Ha Jin's "The Bridegroom: Stories" beautifully explores matters of tyranny in contemporary China, set against the powers of capitalist America. These 12 stories capture daily struggles of Chinese people torn between matters of self and society.

With sentences simple, short and to the point, Jin writes to be understood, not to dazzle readers with words. All the stories take place in Muji City, and though discrete, they all work together to reveal the variations of Communist repression in China. Episodes range from police throwing people in jail for no reason to giving a man electric shock in a mental ward for being gay.

Although such treatments may sound harsh, they are not written in a dark manner. In fact, at times Jin's writing can be humorous and absurd. For instance, one of the brighter tales, "A Tiger Fighter Is Hard to Find," addresses the lengths individuals will go to please Chinese officials.

A classic Chinese tale is made into a TV series called "Wu Song Beat the Tiger." The governor, concerned with keeping the story true to tradition, writes a letter to the producers to point out a "weakness in the key episode, which was that the tiger looked fake and didn't present an authentic challenge to the hero." The governor is, however, impressed with the tiger fighter Huping, a well-sculpted hunk skilled in kung fu. Hence, instead of the fake tiger, the filmmakers re-shoot the scene with Huping fighting a partially tranquilized 300-pound Siberian tiger.

However, the beast passes out before Huping gets a chance to ride on it, thus endangering the authenticity of the story. Even though the tiger merely passes out, Huping believes he really finished it, and with crazed eyes spouts "I killed another tiger! I'm a real tiger-fighter!" Out of concern, Huping is taken to a doctor who diagnoses him with mild schizophrenia and hospitalizes him. Huping is put at risk a second time to redo the scene, which eventually reveals the tale's moral: Government pressures to uphold Chinese traditions tend to infringe on the people's spirits. Such themes are common in all of Jin's stories.
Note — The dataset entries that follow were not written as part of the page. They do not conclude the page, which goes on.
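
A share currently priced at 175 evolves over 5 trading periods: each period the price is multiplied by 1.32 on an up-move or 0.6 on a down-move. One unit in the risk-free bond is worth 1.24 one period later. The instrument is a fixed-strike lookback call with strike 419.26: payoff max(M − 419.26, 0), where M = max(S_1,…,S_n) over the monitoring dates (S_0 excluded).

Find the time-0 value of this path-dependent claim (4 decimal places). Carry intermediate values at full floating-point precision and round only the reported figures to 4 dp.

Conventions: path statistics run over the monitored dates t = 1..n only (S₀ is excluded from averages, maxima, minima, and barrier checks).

price = 56.0395

Under the martingale measure an up-move has probability p* = 0.8889; value the claim as the probability-weighted average of per-path payoffs, discounted 5 periods at R = 1.24.
Enumerate all 2^5 = 32 price paths (U = up ×1.32, D = down ×0.6); each path with k up-moves has probability p*^k·(1−p*)^(5−k).
DDDDD: M=105.0000, payoff=0.0000, prob=0.000017
UDDDD: M=231.0000, payoff=0.0000, prob=0.000135
DUDDD: M=138.6000, payoff=0.0000, prob=0.000135
UUDDD: M=304.9200, payoff=0.0000, prob=0.001084
DDUDD: M=105.0000, payoff=0.0000, prob=0.000135
UDUDD: M=231.0000, payoff=0.0000, prob=0.001084
DUUDD: M=182.9520, payoff=0.0000, prob=0.001084
UUUDD: M=402.4944, payoff=0.0000, prob=0.008671
DDDUD: M=105.0000, payoff=0.0000, prob=0.000135
UDDUD: M=231.0000, payoff=0.0000, prob=0.001084
DUDUD: M=138.6000, payoff=0.0000, prob=0.001084
UUDUD: M=304.9200, payoff=0.0000, prob=0.008671
DDUUD: M=109.7712, payoff=0.0000, prob=0.001084
UDUUD: M=241.4966, payoff=0.0000, prob=0.008671
DUUUD: M=241.4966, payoff=0.0000, prob=0.008671
UUUUD: M=531.2926, payoff=112.0326, prob=0.069366
DDDDU: M=105.0000, payoff=0.0000, prob=0.000135
UDDDU: M=231.0000, payoff=0.0000, prob=0.001084
DUDDU: M=138.6000, payoff=0.0000, prob=0.001084
UUDDU: M=304.9200, payoff=0.0000, prob=0.008671
DDUDU: M=105.0000, payoff=0.0000, prob=0.001084
UDUDU: M=231.0000, payoff=0.0000, prob=0.008671
DUUDU: M=182.9520, payoff=0.0000, prob=0.008671
UUUDU: M=402.4944, payoff=0.0000, prob=0.069366
DDDUU: M=105.0000, payoff=0.0000, prob=0.001084
UDDUU: M=231.0000, payoff=0.0000, prob=0.008671
DUDUU: M=144.8980, payoff=0.0000, prob=0.008671
UUDUU: M=318.7756, payoff=0.0000, prob=0.069366
DDUUU: M=144.8980, payoff=0.0000, prob=0.008671
UDUUU: M=318.7756, payoff=0.0000, prob=0.069366
DUUUU: M=318.7756, payoff=0.0000, prob=0.069366
UUUUU: M=701.3062, payoff=282.0462, prob=0.554929
Price = Σ prob·payoff / R^5 = 164.286895 / 2.931625 = 56.0395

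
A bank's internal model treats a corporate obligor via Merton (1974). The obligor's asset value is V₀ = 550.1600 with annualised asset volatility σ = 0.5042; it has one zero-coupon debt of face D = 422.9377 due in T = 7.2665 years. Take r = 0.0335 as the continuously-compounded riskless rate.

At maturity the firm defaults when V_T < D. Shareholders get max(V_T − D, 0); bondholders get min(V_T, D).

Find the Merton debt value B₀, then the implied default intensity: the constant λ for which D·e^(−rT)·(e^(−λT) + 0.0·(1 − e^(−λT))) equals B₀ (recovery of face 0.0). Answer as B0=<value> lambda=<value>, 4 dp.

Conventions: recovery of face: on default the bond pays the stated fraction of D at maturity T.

B0=206.3247 lambda=0.0653

With assets at 550.1600 and a single debt payment of 422.9377 at 7.2665 years:
d₁ = [ln(V₀/D) + (r + σ²/2)T] / (σ√T)
   = [ln(550.1600/422.9377) + (0.0335 + 0.5·0.5042²)·7.2665] / (0.5042·√7.2665)
   = [0.262984 + 1.167064] / 1.359144 = 1.052168
d₂ = d₁ − σ√T = 1.052168 − 1.359144 = -0.306976
N(d₁) = 0.853639,  N(d₂) = 0.379431,  e^(−rT) = 0.783936
E₀ = V₀·N(d₁) − D·e^(−rT)·N(d₂)
   = 550.1600·0.853639 − 422.9377·0.783936·0.379431 = 343.835287
B₀ = V₀ − E₀ = 550.1600 − 343.835287 = 206.324713
e^(−λT) = (B₀·e^(rT)/D − 0)/(1 − 0) = (206.3247·1.275614/422.9377 − 0)/1 = 0.62229191
λ = −ln(0.62229191)/7.2665 = 0.065278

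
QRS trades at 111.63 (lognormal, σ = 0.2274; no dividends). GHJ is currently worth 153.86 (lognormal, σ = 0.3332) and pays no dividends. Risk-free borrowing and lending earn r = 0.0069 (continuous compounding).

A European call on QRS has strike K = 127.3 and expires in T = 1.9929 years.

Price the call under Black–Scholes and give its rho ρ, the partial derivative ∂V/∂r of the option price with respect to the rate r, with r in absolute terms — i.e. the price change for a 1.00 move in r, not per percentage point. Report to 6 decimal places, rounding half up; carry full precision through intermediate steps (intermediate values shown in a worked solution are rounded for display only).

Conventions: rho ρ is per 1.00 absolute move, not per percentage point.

σ√T = 0.2274·√1.9929 = 0.321021
d₁ = (ln(S/K) + (r+σ²/2)T) / (σ√T) = (ln(111.63/127.3) + (0.0069+0.2274²/2)·1.9929) / 0.321021 = (-0.131357 + 0.065278) / 0.321021 = -0.205839
d₂ = d₁ − σ√T = -0.205839 − 0.321021 = -0.526859
e^{−rT} = 0.986343
N(d₁) = 0.418458,  N(d₂) = 0.299146
Call price V = S·N(d₁) − K·e^{−rT}·N(d₂) = 46.712522 − 37.561164 = 9.151358
ρ = K·T·e^{−rT}·N(d₂) = 74.855644

price = 9.151358
ρ = 74.855644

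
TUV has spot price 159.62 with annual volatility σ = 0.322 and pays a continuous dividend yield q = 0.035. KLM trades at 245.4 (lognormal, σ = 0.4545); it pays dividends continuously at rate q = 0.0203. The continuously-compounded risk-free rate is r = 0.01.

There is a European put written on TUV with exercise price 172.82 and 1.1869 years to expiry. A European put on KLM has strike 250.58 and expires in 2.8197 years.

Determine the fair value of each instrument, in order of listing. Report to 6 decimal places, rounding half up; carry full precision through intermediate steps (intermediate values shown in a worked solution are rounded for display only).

price(TUV put K=172.82) = 32.447572
price(KLM put K=250.58) = 76.724682

[TUV put K=172.82]
σ√T = 0.322·√1.1869 = 0.350803
d₁ = (ln(S/K) + (r−q+σ²/2)T) / (σ√T) = (ln(159.62/172.82) + (0.01−0.035+0.322²/2)·1.1869) / 0.350803 = (-0.079455 + 0.031859) / 0.350803 = -0.135677
d₂ = d₁ − σ√T = -0.135677 − 0.350803 = -0.486480
e^{−rT} = 0.988201
e^{−qT} = 0.959310
N(−d₁) = 0.553962,  N(−d₂) = 0.686686
price = K·e^{−rT}·N(−d₂) − S·e^{−qT}·N(−d₁) = 117.272943 − 84.825370 = 32.447572
[KLM put K=250.58]
σ√T = 0.4545·√2.8197 = 0.763195
d₁ = (ln(S/K) + (r−q+σ²/2)T) / (σ√T) = (ln(245.4/250.58) + (0.01−0.0203+0.4545²/2)·2.8197) / 0.763195 = (-0.020889 + 0.262190) / 0.763195 = 0.316173
d₂ = d₁ − σ√T = 0.316173 − 0.763195 = -0.447022
e^{−rT} = 0.972197
e^{−qT} = 0.944367
N(−d₁) = 0.375936,  N(−d₂) = 0.672570
price = K·e^{−rT}·N(−d₂) − S·e^{−qT}·N(−d₁) = 163.846934 − 87.122252 = 76.724682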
The book ends with Jin's most educational story, "After Cowboy Chicken Came To Town." The opening of a new fast food restaurant, Cowboy Chicken, (equivalent to our KFC), brings controversy to Muji City. Besides rotting Chinese bellies with foreign staples such as grease and gravy, the store policy follows American ethics, forbidding employees to take home leftovers at the end of the night. In a communist country where people scrape by, the employees are appalled that leftovers are taken to the countryside and burned.

To further emulate America, the restaurant adds a buffet priced at 19 yuan and 95 fen. The confused employees ask: "Why didn't he price it 20 yuan even?" The manager tells them: "this was the American way of pricing product. You don't add the last straw to collapse the camel."

"The Bridegroom: Stories" addresses the struggle of living in a society that pits the sentiments of modesty against the private impulses of self indulgence. Using characters of different morals and values, each thought-provoking tale delivers a fresh message. And there is no need to have previous knowledge of China prior to reading Ha Jin's book. The author clearly recognizes the political layers of two highly contrasting societies, and these stories address fundamental human concepts through pleasant and entertaining episodes.